Mostly [indiscernible] effect on pricing.

Richard Moat

executive
#26

Oh yes, whether we've seen all of the pricing effects coming through. I think that we've recently extended one of the contracts with the major studios. We signed it this week. And so that will be an incremental benefit which will come through in future years, but it won't be significant. And therefore, I think that in the results which you're seeing today, broadly speaking, most of the price improvements which came from the contract renegotiations are reflected in those numbers.

Operator

operator
#27

So we have another question from Thomas Coudry from Bryan Garnier.

Thomas Coudry

analyst
#28

Yes. My first one is on Connected Home. When we hear the main CEOs of the industry talk about the shortage issue, they refer to more stabilization of the situation in 2023. So my question about that is what are your expectation when you are guiding and when you're reconfirming your guidance? What are your expectations in terms of the crisis, the shortage crisis coming to an end? More specifically, I guess that probably when you disclose your initial guidance at the beginning of the year, you didn't expect this crisis to last so long. Can we have some indication of -- in your EBITDA bridge between 2022 and 2021, how much of that is carried by the Connected Home business? And is there a risk should the crisis last longer? And then my other question is about production. There has been a number of very significant merger in the industry lately, Amazon with MGM, Time Warner with Discovery. How do you think this type of mega merger can affect your business? Is this a risk for you that these customers are getting together? Or is this not significant or not a significant event for you?

Richard Moat

executive
#29

Okay. Well, I'll start the answer to your first question. So you're saying that other people that you're speaking to in the market are talking about stabilization of this key component crisis coming in 2023. I think that it is clear to us that the crisis in terms of its impact on the industry is almost certainly going to last throughout 2022. And some commentators I've seen are suggesting it might be resolved in the middle of 2022. I think they're being very optimistic. And we have assumed in our projections that the significant elevation in prices, which we saw at the beginning of this year for semiconductors and for memories and indeed for several other key components, those prices are going to remain elevated throughout 2022. So I think I agree that -- well, I think this -- the stabilization is coming, and so certainly, conditions are far more stable to date than they were at the beginning of the year. And I think further stabilization will occur during this fourth quarter. But that does not mean a resolution of the crisis or the fact that the unpredictability of development is going to be removed. I think that will continue through 2022, the possibility of new negative developments.
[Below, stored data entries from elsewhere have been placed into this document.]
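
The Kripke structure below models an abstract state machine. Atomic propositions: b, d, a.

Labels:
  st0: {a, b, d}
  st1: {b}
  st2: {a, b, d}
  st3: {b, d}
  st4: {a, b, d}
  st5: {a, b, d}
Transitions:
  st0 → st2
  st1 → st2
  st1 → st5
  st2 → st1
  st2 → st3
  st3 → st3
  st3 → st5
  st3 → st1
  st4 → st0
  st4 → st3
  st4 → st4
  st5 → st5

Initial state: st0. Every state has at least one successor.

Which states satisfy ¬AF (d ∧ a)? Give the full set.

{st3}

States satisfying d ∧ a: {st0, st2, st4, st5}.
States satisfying AF (d ∧ a): {st0, st1, st2, st4, st5}.
States satisfying ¬AF (d ∧ a): {st3}.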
But we have factored into our projections these elevated prices, the fact that we can pass a certain proportion of them through to our customers, but not all of them, and allowed some room for contingencies for unforeseen events. So I think that we're in a relatively strong position, and that's why we're reaffirming our guidance. Is there anything you'd like to add to that, Laurent, before I move on to the second question?

Laurent Carozzi

executive
#30

That's exactly that high level of pricing plan on 2022 in the same token that what we had in '21. So you don't have much of a change. But because prices -- what we have in our projection is prices continuing to grow in Q3, in Q4, plateauing in 2022. At the moment, it's going on in line with our own expectations, as Richard's mentioned. So that's it. But bear in mind, you have 2 things. You have price increases impacting, let's say, new cost, but the other element are the shortage of sales. And at the moment, we are quite prudent even in the recovery we had in the second half. And we haven't touched our 2022 sales forecast, so i.e., we do not plan on any sales coming out of '21 into 2022. The demand is still here, so if we had the component, we could have that. But this is not in our 2022 [ earnings ].

Richard Moat

executive
#31

And then in answer to your question about Creative Studios and the potential impact of the mega mergers and the Amazon and Discovery moves. PwC published their report into the media entertainment industry quite recently, and they forecast a 5% increase in spend over the next 5 years up to a total of, I think, $2.6 trillion altogether. And obviously, we want to take our fair share of that market and an increasing share of that market. And all the projections which we can see from the commitments which we've got for '21 and for '22 indicate that we're going to keep or expand our market share and achieve the projections which we have for those years, providing a very good platform for the years beyond that. And I don't think that these particular strategic moves which we've seen in the market are going to have a major impact there. The -- we are getting an increasing proportion of our revenues from streaming and episodic. It grew during the -- during 2020 to meet or exceed the amount of revenue which we're getting from the tentpole marquee film market, and that has continued through into 2021. We're getting a lot of work from the episodic and streaming players, the big players like Netflix but also from Amazon, from HBO Max, Apple TV, Disney+. So I think that the -- one of the key developments in the market has been, as we've seen, that some of the streaming players have recently seen a slight reduction in subscribers, which I guess is what you would expect as lockdowns relax and people can go out, and we've got a far wider number of things that they can spend their money on rather than sitting at home watching box sets. And therefore, if the episodic streaming players want to remain relevant, then they've got to spend more in order to create compelling content, which is going to be a hook for people to maintain the subscriptions, which they already have. We can see that trend developing. And so therefore, as a result of that, the type of content which the episodic and streaming players is producing is becoming much more sophisticated, it's much more VFX heavy, and that means there's higher spend on VFX, which feeds into a greater pipeline of activity for us. So I think that's the general trend which I see, and these strategic moves within that trend are not going to have a major impact on the general direction of travel.

Operator

operator
#32

So we have no further questions, gentlemen. [Operator Instructions] Okay. We have no other questions, gentlemen.

Richard Moat

executive
#33

Okay. Well, if there are no further questions, thank you very much for joining us this evening and look forward to speaking to you again for our third quarter results. Thank you very much, indeed.

Laurent Carozzi

executive
#34

Thank you.

Operator

operator
#35

Ladies and gentlemen, this concludes the conference call. Thank you all for your participation. You may now disconnect.